It’s shaping up to be a race.
Potential candidates need to have their ducks in a row by Wednesday, Dec. 10, to meet a deadline to run for a seat on the Camp Verde Town Council in next spring’s elections. Nine people have shown interest for the five seats up for grabs.
It could be at least a three-way run for the mayor’s seat, which carries a two-year term.
While nothing is official until the paperwork gets to the county’s Elections Department, Mayor Tony Gioia has pulled the necessary packet to run for reelection. He could be joined by two others in that bid.
Tim Sykes, a library commissioner who once tried to apply for the seat left vacant by former Councilman Mike Parry and was disqualified because he didn’t live inside the political boundaries of Camp Verde, has also pulled the mayoral packet.
He was joined late last week by Bob Burnside, a plumber who ran an unsuccessful bid as a write-in candidate for the Camp Verde Sanitary District.
Three four-year seats on the council are up for election. The seats are currently held by Ron Smith, Bob Kovacovich and Vice-Mayor Brenda Hauser.
Kovacovich has signaled he plans to run to retain his seat. Also potentially running for a four-year seat are Robin Whatley, Samuel Plunkett, George McClure and Jackie Baker, a former councilwoman and vice-mayor.
Whatley and Baker had also applied to fill Parry’s empty seat now held by Councilman Charlie German.
The remaining two years of former Councilman Greg Elmer’s seat are also on the ballot following his resignation Nov. 30. Raymond Williams has pulled the paperwork to potentially run for that seat.
Whatley, who attends nearly every council meeting and once served as Gioia’s campaign manager, also serves on the Parks and Recreation Commission and a committee formed by the town to make recommendations about funding nonprofit organizations.
Whatley was the first person to pull a packet to run for the council and to gain the needed signatures from local registered voters.
Now she’s concerned that her bid may be challenged due to a technicality. When Elmer’s resignation opened up a two-year seat on the council, potential candidates had to indicate whether they were running to finish that term or for one of the four-year seats.
Whatley collected her signatures before Elmer announced his resignation and didn’t have to indicate which seat she was running for.
She checked with the town’s legal council who advised her she might want to redo her entire packet, signatures and all.

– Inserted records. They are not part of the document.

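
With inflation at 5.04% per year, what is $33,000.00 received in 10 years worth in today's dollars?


Formula: Real value = nominal / (1 + inflation)^years
Price level: (1 + 0.0504)^10 = 1.635111
Real value = $33,000.00 / 1.635111 = $20,182.12

$20,182.12


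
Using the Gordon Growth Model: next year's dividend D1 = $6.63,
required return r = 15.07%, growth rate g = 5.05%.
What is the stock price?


Formula: P = D1 / (r - g)
Spread: r - g = 0.1507 - 0.0505 = 0.1002
Substituting: P = $6.63 / 0.1002
P = $66.17

$66.17


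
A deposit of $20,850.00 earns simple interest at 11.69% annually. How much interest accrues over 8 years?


Formula: I = P * r * t
Substituting: I = $20,850.00 * 0.1169 * 8
Step: I = $20,850.00 * 0.9352
I = $19,498.92

$19,498.92


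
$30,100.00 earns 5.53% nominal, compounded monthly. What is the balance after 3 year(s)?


Formula: FV = P * (1 + r/m)^(m*t)
Period rate: r/m = 0.0553 / 12 = 0.004608
Total periods: m*t = 12 * 3 = 36
Growth factor: (1 + 0.004608)^36 = 1.180005
FV = $30,100.00 * 1.180005 = $35,518.16

$35,518.16


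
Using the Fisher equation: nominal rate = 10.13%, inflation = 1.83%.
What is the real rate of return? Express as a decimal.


Formula: (1 + r_real) = (1 + r_nom) / (1 + inflation)
Substituting: (1 + r_real) = 1.1013 / 1.0183
(1 + r_real) = 1.081508
r_real = 1.081508 - 1 = 0.081508

0.081508


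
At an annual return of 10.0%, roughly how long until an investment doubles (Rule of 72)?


Formula: Years ≈ 72 / r
Substituting: Years ≈ 72 / 10.0
Years ≈ 7.2

7.2 years


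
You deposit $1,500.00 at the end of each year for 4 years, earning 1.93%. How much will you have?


Formula: FV = PMT * ((1+r)^n - 1) / r
Growth factor: (1 + 0.0193)^4 = 1.079464
Numerator: 1.079464 - 1 = 0.079464
FV = $1,500.00 * 0.079464 / 0.0193 = $6,175.95

$6,175.95


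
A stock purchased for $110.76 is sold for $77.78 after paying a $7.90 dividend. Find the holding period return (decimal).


Formula: HPR = (P1 - P0 + D) / P0
Gain: $77.78 - $110.76 + $7.90 = -$25.08
HPR = -$25.08 / $110.76 = -0.2264

-0.2264


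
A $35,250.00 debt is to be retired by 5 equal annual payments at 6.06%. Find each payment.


Formula: PMT = PV * r / (1 - (1+r)^(-n))
Denominator: 1 - (1 + 0.0606)^(-5) = 0.254853
Numerator: $35,250.00 * 0.0606 = 2136.15
PMT = 2136.15 / 0.254853 = $8,381.89

$8,381.89


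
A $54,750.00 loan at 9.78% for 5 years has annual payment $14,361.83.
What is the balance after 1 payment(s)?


Formula: Balance = PV*(1+r)^k - PMT*((1+r)^k - 1)/r
Growth: (1 + 0.0978)^1 = 1.0978
Accumulated factor: ((1+r)^k - 1)/r = 1.0
Balance = $54,750.00 * 1.0978 - $14,361.83 * 1.0
Balance = $45,742.72

$45,742.72


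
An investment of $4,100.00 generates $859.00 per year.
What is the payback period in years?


Formula: Payback = investment / annual cash flow
Substituting: Payback = $4,100.00 / $859.00
Payback = 4.773 years

4.773 years


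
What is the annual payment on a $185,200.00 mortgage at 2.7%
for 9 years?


Formula: PMT = PV * r / (1 - (1+r)^(-n))
Denominator: 1 - (1 + 0.027)^(-9) = 0.213197
Numerator: $185,200.00 * 0.027 = 5000.4
PMT = 5000.4 / 0.213197 = $23,454.36

$23,454.36


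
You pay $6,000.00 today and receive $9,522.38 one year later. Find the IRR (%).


Formula: IRR = C1/C0 - 1
Substituting: IRR = $9,522.38 / $6,000.00 - 1
Ratio: 1.587063 - 1 = 0.587063
IRR = 58.7063%

58.7063%


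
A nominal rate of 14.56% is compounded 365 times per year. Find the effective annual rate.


Formula: EAR = (1 + r/m)^m - 1
Period rate: r/m = 0.1456 / 365 = 0.000399
Compounding: (1 + 0.000399)^365 = 1.1567
EAR = 1.1567 - 1 = 0.1567

0.1567


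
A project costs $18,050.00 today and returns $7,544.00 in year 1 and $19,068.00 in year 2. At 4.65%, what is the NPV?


Formula: NPV = C0 + C1/(1+r) + C2/(1+r)^2
Discount C1: $7,544.00 / (1 + 0.0465) = $7,208.79
Discount C2: $19,068.00 / (1 + 0.0465)^2 = $17,411.12
NPV = -$18,050.00 + $7,208.79 + $17,411.12 = $6,569.91

$6,569.91


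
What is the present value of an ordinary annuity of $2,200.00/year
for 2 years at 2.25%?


Formula: PV = PMT * (1 - (1+r)^(-n)) / r
Discount factor: (1 + 0.0225)^(-2) = 0.956474
Bracket: 1 - 0.956474 = 0.043526
PV = $2,200.00 * 0.043526 / 0.0225 = $4,255.83

$4,255.83


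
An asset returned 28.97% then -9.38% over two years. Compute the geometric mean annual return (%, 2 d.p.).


Formula: Geometric mean = ((1+r1)*(1+r2))^(1/2) - 1
Product: (1 + 0.2897) * (1 + -0.0938) = 1.2897 * 0.9062 = 1.168726
Square root: 1.168726^0.5 = 1.081076
Geometric mean = 1.081076 - 1 = 0.081076
As percentage: 8.11%

8.11%


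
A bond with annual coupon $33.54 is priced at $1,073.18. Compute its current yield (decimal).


Formula: Current yield = annual coupon / price
Substituting: CY = $33.54 / $1,073.18
CY = 0.031253

0.031253


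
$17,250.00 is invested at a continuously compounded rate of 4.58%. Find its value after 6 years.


Formula: FV = P * e^(r*t)
Exponent: r*t = 0.0458 * 6 = 0.2748
e^(0.2748) = 1.316267
FV = $17,250.00 * 1.316267 = $22,705.61

$22,705.61


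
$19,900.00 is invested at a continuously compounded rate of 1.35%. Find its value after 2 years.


Formula: FV = P * e^(r*t)
Exponent: r*t = 0.0135 * 2 = 0.027
e^(0.027) = 1.027368
FV = $19,900.00 * 1.027368 = $20,444.62

$20,444.62


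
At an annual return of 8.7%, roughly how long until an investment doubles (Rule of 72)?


Formula: Years ≈ 72 / r
Substituting: Years ≈ 72 / 8.7
Years ≈ 8.3

8.3 years


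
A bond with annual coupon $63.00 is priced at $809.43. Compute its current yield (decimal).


Formula: Current yield = annual coupon / price
Substituting: CY = $63.00 / $809.43
CY = 0.077833

0.077833


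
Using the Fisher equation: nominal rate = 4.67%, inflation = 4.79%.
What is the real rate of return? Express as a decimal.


Formula: (1 + r_real) = (1 + r_nom) / (1 + inflation)
Substituting: (1 + r_real) = 1.0467 / 1.0479
(1 + r_real) = 0.998855
r_real = 0.998855 - 1 = -0.001145

-0.001145


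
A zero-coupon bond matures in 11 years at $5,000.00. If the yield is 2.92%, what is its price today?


Formula: Price = FV / (1 + r)^n
Substituting: Price = $5,000.00 / (1 + 0.0292)^11
Discount factor: (1.0292)^11 = 1.372453
Price = $5,000.00 / 1.372453 = $3,643.11

$3,643.11


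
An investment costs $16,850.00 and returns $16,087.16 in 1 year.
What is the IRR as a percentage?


Formula: IRR = C1/C0 - 1
Substituting: IRR = $16,087.16 / $16,850.00 - 1
Ratio: 0.954728 - 1 = -0.045272
IRR = -4.5272%

-4.5272%


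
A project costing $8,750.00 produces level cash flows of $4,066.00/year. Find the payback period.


Formula: Payback = investment / annual cash flow
Substituting: Payback = $8,750.00 / $4,066.00
Payback = 2.152 years

2.152 years


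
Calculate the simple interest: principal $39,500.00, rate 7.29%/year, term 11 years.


Formula: I = P * r * t
Substituting: I = $39,500.00 * 0.0729 * 11
Step: I = $39,500.00 * 0.8019
I = $31,675.05

$31,675.05


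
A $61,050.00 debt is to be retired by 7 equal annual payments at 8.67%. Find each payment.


Formula: PMT = PV * r / (1 - (1+r)^(-n))
Denominator: 1 - (1 + 0.0867)^(-7) = 0.441231
Numerator: $61,050.00 * 0.0867 = 5293.035
PMT = 5293.035 / 0.441231 = $11,996.06

$11,996.06


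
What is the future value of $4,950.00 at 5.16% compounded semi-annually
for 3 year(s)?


Formula: FV = P * (1 + r/m)^(m*t)
Period rate: r/m = 0.0516 / 2 = 0.0258
Total periods: m*t = 2 * 3 = 6
Growth factor: (1 + 0.0258)^6 = 1.165135
FV = $4,950.00 * 1.165135 = $5,767.42

$5,767.42


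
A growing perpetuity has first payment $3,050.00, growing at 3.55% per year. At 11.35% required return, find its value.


Formula: PV = C / (r - g)
Spread: r - g = 0.1135 - 0.0355 = 0.078
Substituting: PV = $3,050.00 / 0.078
PV = $39,102.56

$39,102.56


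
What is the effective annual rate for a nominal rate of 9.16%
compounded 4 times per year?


Formula: EAR = (1 + r/m)^m - 1
Period rate: r/m = 0.0916 / 4 = 0.0229
Compounding: (1 + 0.0229)^4 = 1.094795
EAR = 1.094795 - 1 = 0.094795

0.094795


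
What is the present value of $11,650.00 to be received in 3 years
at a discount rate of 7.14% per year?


Formula: PV = FV / (1 + r)^n
Substituting: PV = $11,650.00 / (1 + 0.0714)^3
Discount factor: (1.0714)^3 = 1.229858
PV = $11,650.00 / 1.229858 = $9,472.64

$9,472.64


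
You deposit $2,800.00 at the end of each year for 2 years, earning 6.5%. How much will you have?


Formula: FV = PMT * ((1+r)^n - 1) / r
Growth factor: (1 + 0.065)^2 = 1.134225
Numerator: 1.134225 - 1 = 0.134225
FV = $2,800.00 * 0.134225 / 0.065 = $5,782.00

$5,782.00


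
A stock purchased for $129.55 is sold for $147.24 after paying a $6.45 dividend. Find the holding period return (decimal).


Formula: HPR = (P1 - P0 + D) / P0
Gain: $147.24 - $129.55 + $6.45 = $24.14
HPR = $24.14 / $129.55 = 0.1863

0.1863


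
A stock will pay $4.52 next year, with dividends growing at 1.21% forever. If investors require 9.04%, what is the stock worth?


Formula: P = D1 / (r - g)
Spread: r - g = 0.0904 - 0.0121 = 0.0783
Substituting: P = $4.52 / 0.0783
P = $57.73

$57.73


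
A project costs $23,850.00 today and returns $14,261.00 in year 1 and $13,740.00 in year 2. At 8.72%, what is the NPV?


Formula: NPV = C0 + C1/(1+r) + C2/(1+r)^2
Discount C1: $14,261.00 / (1 + 0.0872) = $13,117.18
Discount C2: $13,740.00 / (1 + 0.0872)^2 = $11,624.33
NPV = -$23,850.00 + $13,117.18 + $11,624.33 = $891.51

$891.51


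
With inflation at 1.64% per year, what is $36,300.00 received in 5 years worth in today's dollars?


Formula: Real value = nominal / (1 + inflation)^years
Price level: (1 + 0.0164)^5 = 1.084734
Real value = $36,300.00 / 1.084734 = $33,464.42

$33,464.42


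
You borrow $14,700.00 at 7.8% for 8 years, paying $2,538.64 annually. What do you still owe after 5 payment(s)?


Formula: Balance = PV*(1+r)^k - PMT*((1+r)^k - 1)/r
Growth: (1 + 0.078)^5 = 1.455773
Accumulated factor: ((1+r)^k - 1)/r = 5.84325
Balance = $14,700.00 * 1.455773 - $2,538.64 * 5.84325
Balance = $6,565.96

$6,565.96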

By that time, Whatley said it was too late for her to go through everything again.
She hopes her run for office doesn’t stumble over a legal snag, and she has a solid argument, since people who signed her petition assumed she was running for a four-year seat, the only one available at the time.
Regardless of who has pulled a packet, the election slate will be finalized Dec.10 at 5 p.m., the deadline to file.